O especialista alemão em mercado de polissilício, Johannes Bernreuter, já havia criticado as tentativas de impor mudanças de preços na China. Em janeiro, ele escreveu: "Os fabricantes de polissilício na China parecem acreditar que podem subverter as leis de mercado: aumentando os preços quando a demanda está baixa e os estoques estão crescendo."
Vidro e alumínio
O vidro e o alumínio são os dois componentes que mais impactam o preço no processo de montagem de módulos, segundo dados da Intertek CEA. Embora representem parcelas consideráveis do custo total do módulo, seus preços são mais estáveis do que os da prata ou do polisilício, com alternativas mais viáveis.
Projetos de armação alternativos ao alumínio, incluindo aço e outros metais compostos, já estão disponíveis para aplicações específicas e podem ajudar a "mitigar a volatilidade dos preços das commodities", afirmou a Intertek CEA. O alumínio tem sido alvo de escrutínio político, principalmente após o anúncio das tarifas gerais sobre as importações de aço e alumínio pelos EUA.

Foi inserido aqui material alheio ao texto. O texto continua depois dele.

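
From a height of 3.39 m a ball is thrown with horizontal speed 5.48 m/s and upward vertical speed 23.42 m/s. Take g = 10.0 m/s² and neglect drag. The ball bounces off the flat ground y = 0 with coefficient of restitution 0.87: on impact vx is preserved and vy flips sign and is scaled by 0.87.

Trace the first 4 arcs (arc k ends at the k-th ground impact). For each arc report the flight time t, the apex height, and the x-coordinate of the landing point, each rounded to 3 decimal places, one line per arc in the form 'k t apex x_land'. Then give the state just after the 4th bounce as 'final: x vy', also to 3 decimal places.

Arc 1: start y=3.390, vy=23.420 → t=4.825, apex=30.815, x_land=26.438, impact vy=-24.825
  bounce: vy ← 0.87·24.825 = 21.598
Arc 2: start y=0.000, vy=21.598 → t=4.320, apex=23.324, x_land=50.110, impact vy=-21.598
  bounce: vy ← 0.87·21.598 = 18.790
Arc 3: start y=0.000, vy=18.790 → t=3.758, apex=17.654, x_land=70.704, impact vy=-18.790
  bounce: vy ← 0.87·18.790 = 16.348
Arc 4: start y=0.000, vy=16.348 → t=3.270, apex=13.362, x_land=88.621, impact vy=-16.348
  bounce: vy ← 0.87·16.348 = 14.222

1 4.825 30.815 26.438
2 4.320 23.324 50.110
3 3.758 17.654 70.704
4 3.270 13.362 88.621
final: 88.621 14.222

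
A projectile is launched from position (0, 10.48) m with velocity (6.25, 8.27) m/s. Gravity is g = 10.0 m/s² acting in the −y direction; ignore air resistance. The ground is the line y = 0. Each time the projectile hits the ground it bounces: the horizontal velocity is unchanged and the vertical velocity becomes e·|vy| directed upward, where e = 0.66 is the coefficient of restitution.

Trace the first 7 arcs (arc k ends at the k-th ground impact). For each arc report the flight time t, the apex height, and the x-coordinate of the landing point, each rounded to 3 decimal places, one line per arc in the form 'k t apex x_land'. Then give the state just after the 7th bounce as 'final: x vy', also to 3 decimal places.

1 2.494 13.900 15.589
2 2.201 6.055 29.345
3 1.453 2.637 38.423
4 0.959 1.149 44.415
5 0.633 0.500 48.370
6 0.418 0.218 50.980
7 0.276 0.095 52.702
final: 52.702 0.910

Arc 1: start y=10.480, vy=8.270 → t=2.494, apex=13.900, x_land=15.589, impact vy=-16.673
  bounce: vy ← 0.66·16.673 = 11.004
Arc 2: start y=0.000, vy=11.004 → t=2.201, apex=6.055, x_land=29.345, impact vy=-11.004
  bounce: vy ← 0.66·11.004 = 7.263
Arc 3: start y=0.000, vy=7.263 → t=1.453, apex=2.637, x_land=38.423, impact vy=-7.263
  bounce: vy ← 0.66·7.263 = 4.793
Arc 4: start y=0.000, vy=4.793 → t=0.959, apex=1.149, x_land=44.415, impact vy=-4.793
  bounce: vy ← 0.66·4.793 = 3.164
Arc 5: start y=0.000, vy=3.164 → t=0.633, apex=0.500, x_land=48.370, impact vy=-3.164
  bounce: vy ← 0.66·3.164 = 2.088
Arc 6: start y=0.000, vy=2.088 → t=0.418, apex=0.218, x_land=50.980, impact vy=-2.088
  bounce: vy ← 0.66·2.088 = 1.378
Arc 7: start y=0.000, vy=1.378 → t=0.276, apex=0.095, x_land=52.702, impact vy=-1.378
  bounce: vy ← 0.66·1.378 = 0.910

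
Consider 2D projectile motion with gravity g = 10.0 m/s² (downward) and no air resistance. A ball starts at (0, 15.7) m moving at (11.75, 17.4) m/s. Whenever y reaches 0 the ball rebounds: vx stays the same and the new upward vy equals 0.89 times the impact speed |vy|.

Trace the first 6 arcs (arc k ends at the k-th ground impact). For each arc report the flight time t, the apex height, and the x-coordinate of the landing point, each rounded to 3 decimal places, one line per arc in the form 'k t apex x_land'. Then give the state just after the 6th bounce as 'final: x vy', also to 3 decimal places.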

O vidro também é um componente relativamente estável e de baixo custo para Módulo Solars, embora o volume de material necessário por módulo signifique que ele representa uma parcela significativa do custo.
Energia e Água
A produção de células solares e outras etapas a montante são processos de alta intensidade, particularmente exigentes em termos de energia e água. Embora a Intertek CEA tenha afirmado que muitos fornecedores de células solares conseguem tarifas de energia abaixo da média nacional, pequenos aumentos nos custos de energia ou água podem ter impactos consideráveis nos custos de produção.
Em uma perspectiva mais ampla, à medida que as cadeias de suprimento de energia solar se diversificam, saindo da China e se espalhando pelo mundo, os preços da energia e da água podem ter uma influência crescente.
Conflitos geopolíticos como a situação atual no Irã e no Oriente Médio em geral, ou a invasão da Ucrânia em 2022, podem ter enormes impactos nos preços da energia. Esses custos provavelmente serão repassados aos compradores de energia solar, assim como em outros setores.
A produção de polissilício e lingotes consome muita energia, e há esforços cada vez mais "notáveis" para estabelecer capacidade de produção de polissilício em outras partes do mundo, disse Johnson. Os projetos mais avançados estão no Oriente Médio e nos EUA, enquanto a Índia construiu uma enorme capacidade de produção de módulos e células solares e a UE pretende fazer o mesmo, todos exigindo energia prontamente disponível.